Met. In addition, gel was not lost even when carried by hand, and it was confirmed that the gel had strength for normal handling.

Example 2 In this example, a dry gel composite was formed by adding a new second reinforcing material that was not integrated with the dry gel. Using silica dry gel particles integrated with glass fiber, when forming a dry gel composite,
A dried gel composite 2 of the present invention was formed in the same manner as in Example 1 except that 5 parts by weight of glass wool (Glass Ron wool manufactured by Asahi Fiber Glass Co., Ltd.) cut to about 1 cm was added.

The obtained composite was 10 cm × 10 cm ×
1.2cm block shape, density about 330kg / m ³
The thermal conductivity is 0.0205 W at an average temperature of 24 ° C.
/ MK. It was confirmed that this composite also had a strength that would not hinder handling. In addition, the dried gel composites 1 and 2 were put into 10 cm × 1 cm × 1.2 c
By cutting the test piece into a rod shape of m and pressing the two rod-shaped test pieces crossing each other at the center, the rigidity of the two test pieces was compared. As a result, the composite 1 obtained in Example 1 was bent. It was confirmed that the strength of the composite 2 including the second reinforcing material was increased.

Example 3 In this example, a thermoplastic resin powder was used as a binder for bonding a reinforcing material. A dry gel composite of the present invention was prepared in the same manner as in Example 1 except that 20 parts by weight of polypropylene fine particles (FLOWBRENE manufactured by Sumitomo Chemical Co., Ltd.) was used instead of the water-soluble cellulose ether, and the molding temperature was 160 ° C. Body 3 was produced. The obtained composite was a block of 10 cm × 10 cm × 1.2 cm, the density was about 260 kg / m ³ and the thermal conductivity was an average temperature of 2
It was 0.022 W / mK at 4 ° C. Further, it was confirmed that the gel was not damaged even when carried by hand, and that the gel had strength for normal handling.

[0030]

The dried gel composite of the present invention is characterized in that the reinforcing material is integrated with the dried gel fine particles and the reinforcing materials are adhered to each other, which has the effect of having excellent strength. Play. Further, the dry gel composite of the present invention having a protective layer on the surface has an effect of having sufficient surface strength for handling. Furthermore, when the dry gel composite of the present invention has a configuration including the second reinforcing material that is not integrated with the dry gel particles, the effect of further improving the strength is exhibited.
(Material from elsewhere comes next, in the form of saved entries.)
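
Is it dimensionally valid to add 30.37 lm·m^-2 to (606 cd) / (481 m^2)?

Work out the base dimensions of each:
  30.37 lm·m^-2:  lm·m⁻² = cd·m⁻² = m⁻²·cd
  (606 cd) / (481 m^2):  [cd] / [m²] = m⁻²·cd
Both are m⁻²·cd, so they have the same dimensions and can be added.

Yes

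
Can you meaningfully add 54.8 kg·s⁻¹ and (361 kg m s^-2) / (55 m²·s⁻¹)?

No

Dimensions:
  54.8 kg·s⁻¹:  kg·s⁻¹
  (361 kg m s^-2) / (55 m²·s⁻¹):  [kg·m·s⁻²] / [m²·s⁻¹] = kg·m⁻¹·s⁻¹
kg·s⁻¹ ≠ kg·m⁻¹·s⁻¹, so they cannot be added.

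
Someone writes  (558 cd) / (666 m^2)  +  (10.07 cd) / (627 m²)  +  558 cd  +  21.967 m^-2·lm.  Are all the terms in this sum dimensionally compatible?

Work out the base dimensions of each:
  (558 cd) / (666 m^2):  [cd] / [m²] = m⁻²·cd
  (10.07 cd) / (627 m²):  [cd] / [m²] = m⁻²·cd
  558 cd:  cd
  21.967 m^-2·lm:  lm·m⁻² = cd·m⁻² = m⁻²·cd
The terms do not share a single dimension (cd vs m⁻²·cd).

No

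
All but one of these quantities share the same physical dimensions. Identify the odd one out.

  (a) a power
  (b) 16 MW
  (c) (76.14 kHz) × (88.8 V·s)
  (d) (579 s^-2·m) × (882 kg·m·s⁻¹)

(c)

Dimensions:
  (a) [power] = kg·m²·s⁻³
  (b) W = J·s⁻¹ = kg·m²·s⁻³
  (c) [s⁻¹] · [kg·m²·s⁻²·A⁻¹] = kg·m²·s⁻³·A⁻¹
  (d) [m·s⁻²] · [kg·m·s⁻¹] = kg·m²·s⁻³
All reduce to kg·m²·s⁻³ except (c), which is kg·m²·s⁻³·A⁻¹.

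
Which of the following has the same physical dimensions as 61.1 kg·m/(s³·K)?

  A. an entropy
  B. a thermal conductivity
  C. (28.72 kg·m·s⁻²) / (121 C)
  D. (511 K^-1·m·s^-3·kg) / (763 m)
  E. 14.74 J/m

B.

Reference: kg·m·s⁻³·K⁻¹.
Each option:
  A. [entropy] = kg·m²·s⁻²·K⁻¹
  B. [thermal conductivity] = kg·m·s⁻³·K⁻¹  ← same
  C. [kg·m·s⁻²] / [s·A] = kg·m·s⁻³·A⁻¹
  D. [kg·m·s⁻³·K⁻¹] / [m] = kg·s⁻³·K⁻¹
  E. J·m⁻¹ = N·m·m⁻¹ = kg·m·s⁻²
Only B. matches kg·m·s⁻³·K⁻¹.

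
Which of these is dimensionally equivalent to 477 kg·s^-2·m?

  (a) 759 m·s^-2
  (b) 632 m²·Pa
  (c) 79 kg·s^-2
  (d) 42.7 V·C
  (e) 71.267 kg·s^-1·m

(b)

Reference: kg·m·s⁻².
Each option:
  (a) m·s⁻²
  (b) Pa·m² = N·m⁻²·m² = kg·m·s⁻²  ← same
  (c) kg·s⁻²
  (d) C·V = s·A·J·C⁻¹ = kg·m²·s⁻²
  (e) kg·m·s⁻¹
Only (b) matches kg·m·s⁻².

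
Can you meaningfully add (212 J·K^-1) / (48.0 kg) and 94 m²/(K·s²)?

Dimensions:
  (212 J·K^-1) / (48.0 kg):  [kg·m²·s⁻²·K⁻¹] / [kg] = m²·s⁻²·K⁻¹
  94 m²/(K·s²):  m²·s⁻²·K⁻¹
Both are m²·s⁻²·K⁻¹, so they have the same dimensions and can be added.

Yes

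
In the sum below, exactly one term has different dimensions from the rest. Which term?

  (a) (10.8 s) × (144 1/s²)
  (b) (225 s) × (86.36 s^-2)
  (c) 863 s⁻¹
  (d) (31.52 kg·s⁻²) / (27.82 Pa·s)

In SI base units:
  (a) [s] · [s⁻²] = s⁻¹
  (b) [s] · [s⁻²] = s⁻¹
  (c) s⁻¹
  (d) [kg·s⁻²] / [kg·m⁻¹·s⁻¹] = m·s⁻¹
All reduce to s⁻¹ except (d), which is m·s⁻¹.

(d)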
In addition, the heat insulating material made of the dried gel composite of the present invention has the effects of not requiring much time for production, realizing sufficient strength, and realizing excellent heat insulating performance.

[Brief description of the drawings]

FIG. 1 is a partially enlarged view schematically showing the structure of a dried gel composite of the present invention.

[Explanation of symbols]

 DESCRIPTION OF SYMBOLS 1 Dry gel composite 2 Dry gel particle 3 First reinforcement 4 Adhesion point of 1st reinforcement

 ──────────────────────────────────────────────────続 き Continued on the front page F term (reference) 2E001 DD01 DF04 GA01 GA03 GA84 HB01 JA21 JA22 JC08 JD01 JD04 JD05 4G019 CA03 CB03 CC02

Claims (5)

[Claims] 1. A dry gel particle comprising: a hydrophobic dry gel particle; and a first reinforcing material integrated with the dry gel particle, wherein the dry gel particles are bonded to each other via the reinforcing material. Dry gel complex. 2. The dry gel composite according to claim 1, having a protective film on the surface. 3. The method according to claim 1, further comprising a second reinforcing material that is not integrated with the dried gel particles, wherein the second reinforcing material is bonded to the first reinforcing material. Dry gel complex. 4. The density of the hydrophobic dry gel particles is 1
00~400kg / m ³ a is claim 1 dry gel composite according. 5. A heat insulating material comprising the dry gel composite according to claim 1.